Tout ce qu’il faut savoir sur l’amour quand on est une femme (ou un homme)
Fabienne Jacob sait ce que font les mots. Ce qui n’est pas forcément le cas de sa narratrice. Du moins pas tout de suite. Car il faut du temps. Surtout lorsqu’on vient d’être plaquée avec le sentiment de plonger dans l’abîme. Certes, il faut du temps nous dit-on alors. Cela est vrai même si à l’instant « t » le schlimblik n’avance pas d’un pouce pour la Pierrotte d’Amour.
Mais pour autant elle ne se complaît pas dans le marasme. Le tout est de tenir et surtout ne pas s’enfermer. Cette héroïne (miroir ?) possède l’intelligence de la curiosité et du mouvement. De nouveau, Fabienne Jacob entame une suite de flashbacks dont elle a le secret. Le tout au sein d’une enquête filée à la recherche d’un passé empiétant et par une manière juste et acérée pour écrire le réel.
Comme lorsqu’elle parle d’un « homme dans le rayon de supermarché ». De fait, il engage (avec des poulets arrivés nuitamment dans le même lieu) une remontée. Il est vrai que cette narratrice possède une complexion adéquate : son corps ne s’embarrasse pas de ce qui n’est pas vrai : « il évacue, il trie, il sait ». Enfin presque. Mais le moment voulu dans cette narration il se souvient de qui il fut (et de ses expériences) tout en s’accordant le droit de renaître et d’exister.

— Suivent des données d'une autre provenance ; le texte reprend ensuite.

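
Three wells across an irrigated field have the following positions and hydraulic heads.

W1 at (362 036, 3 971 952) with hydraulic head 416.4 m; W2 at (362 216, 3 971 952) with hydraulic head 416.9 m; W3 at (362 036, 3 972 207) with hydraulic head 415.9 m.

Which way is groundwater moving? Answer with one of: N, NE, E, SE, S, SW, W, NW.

NW

∂h/∂x = (416.9 − 416.4) / (362216 − 362036) = +0.002778
∂h/∂y = (415.9 − 416.4) / (3972207 − 3971952) = -0.001961
Flow = −∇h = (-0.002778 east, +0.001961 north), which points northwest.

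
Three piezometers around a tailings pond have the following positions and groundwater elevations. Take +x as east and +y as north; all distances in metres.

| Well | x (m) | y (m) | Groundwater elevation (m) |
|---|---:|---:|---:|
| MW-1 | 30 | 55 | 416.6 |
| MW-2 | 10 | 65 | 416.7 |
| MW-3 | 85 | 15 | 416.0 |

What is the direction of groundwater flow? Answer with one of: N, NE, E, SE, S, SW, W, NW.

S

With h = a·x + b·y + c and MW-1 as origin, the differences give:
  (-20)·a + 10·b = +0.1
  55·a + (-40)·b = -0.6
Eliminate b (×(-40) and ×10, subtract): 250·a = 2.00 → a = ∂h/∂x = +0.008000
Back-substitute: b = ∂h/∂y = +0.02600.
Flow = −∇h = (-0.008000 east, -0.02600 north), which points south.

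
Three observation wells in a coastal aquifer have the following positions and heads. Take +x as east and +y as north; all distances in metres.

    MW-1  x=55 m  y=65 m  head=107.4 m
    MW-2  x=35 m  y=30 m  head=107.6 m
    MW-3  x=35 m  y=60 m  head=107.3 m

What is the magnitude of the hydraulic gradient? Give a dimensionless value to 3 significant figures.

0.0125

Taking MW-1 as reference: MW-2−MW-1 = (-20, -35, +0.2); MW-3−MW-1 = (-20, -5, -0.1).
Solve a·Δx + b·Δy = Δh: det = (-20)·(-5) − (-20)·(-35) = -600.
∂h/∂x = [(+0.2)·(-5) − (-0.1)·(-35)] / -600 = +0.007500
∂h/∂y = [(-20)·(-0.1) − (-20)·(+0.2)] / -600 = -0.010000
|∇h| = √(0.007500² + -0.010000²) = 0.0125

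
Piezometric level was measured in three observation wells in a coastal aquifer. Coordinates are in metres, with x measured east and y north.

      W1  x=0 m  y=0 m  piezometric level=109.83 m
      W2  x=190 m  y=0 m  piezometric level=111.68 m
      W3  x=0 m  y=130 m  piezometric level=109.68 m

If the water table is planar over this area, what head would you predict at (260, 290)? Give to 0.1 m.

∂h/∂x = (111.68 − 109.83) / (190 − 0) = +0.009737
∂h/∂y = (109.68 − 109.83) / (130 − 0) = -0.001154
h(260, 290) = 109.83 + (+0.009737)·(260) + (-0.001154)·(290) = 109.83 +2.532 -0.335 = 112.027 m.

112.0 m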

Le tout à l’exercice de la rue où « pour aborder des inconnues, les hommes font preuve d’imagination » et parfois osent tout en matière de harcèlements. Mais le livre n’est en rien un brûlot « me too ». La romancière fait la liste amusée des plus entreprenants des importuns comme des plus joyeux : maçons, couvreurs, plombiers, charpentiers — les garagistes font bande à part.
Dès lors pas à pas, au fil des évocations, la narratrice retrouve pieds sur l’asphalte. Tout est mené de manière vive au milieu des mateurs et amateurs. Devenue mûre, la narratrice aime fréquenter ceux mais aussi celles qui lui résistent comme l’ex-nonne. Elle ne peut se nommer défroquée mais lui rappelle que le corps tû entraîne à des amours qui se seraient nommées jadis « contre-nature ».

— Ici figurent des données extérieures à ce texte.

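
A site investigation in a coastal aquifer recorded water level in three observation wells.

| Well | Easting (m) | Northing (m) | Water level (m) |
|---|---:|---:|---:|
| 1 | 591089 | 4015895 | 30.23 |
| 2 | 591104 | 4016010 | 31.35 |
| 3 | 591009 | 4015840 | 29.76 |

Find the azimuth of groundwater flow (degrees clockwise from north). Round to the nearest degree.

Three-point gradient (reference 1): Δ to 2 = (15, 115, +1.12), Δ to 3 = (-80, -55, -0.47).
∂h/∂x = -0.0009015, ∂h/∂y = +0.009857 (det = 8375).
Flow direction (−∇h) has components (+0.0009015 E, -0.009857 N).
Azimuth = atan2(E, N) = atan2(+0.0009015, -0.009857) = 174.8° ≈ 175°.

175°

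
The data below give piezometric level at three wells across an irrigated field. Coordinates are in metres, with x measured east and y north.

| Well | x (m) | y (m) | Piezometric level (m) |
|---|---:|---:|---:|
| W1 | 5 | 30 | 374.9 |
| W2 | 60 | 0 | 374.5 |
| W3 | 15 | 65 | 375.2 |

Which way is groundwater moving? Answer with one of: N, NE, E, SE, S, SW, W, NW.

Three-point gradient (reference W1): Δ to W2 = (55, -30, -0.4), Δ to W3 = (10, 35, +0.3).
∂h/∂x = -0.002247, ∂h/∂y = +0.009213 (det = 2225).
Flow = −∇h = (+0.002247 east, -0.009213 north), which points south.

S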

Peu à peu, la femme non « des » mais « dans » les rues s’engage à suivre des inconnus avec un sentiment océanique. Preuve que le quotidien recèle « des micro-miracles en pagaille pour peu qu’on veuille les voir » jusqu’à devenir fleuve (Amour ?). Il suffit parfois de claquer une porte pour retrouver l’élan. Ce mot restera la « leçon » de ce roman si parfaitement réussi et non achevé…
jean-paul gavard-perret
Fabienne Jacob, Un homme aborde une femme, Buchet-Chastel, Paris, 2018, 192 p. –15,00 €. Mise en vente le 23 aout 2018.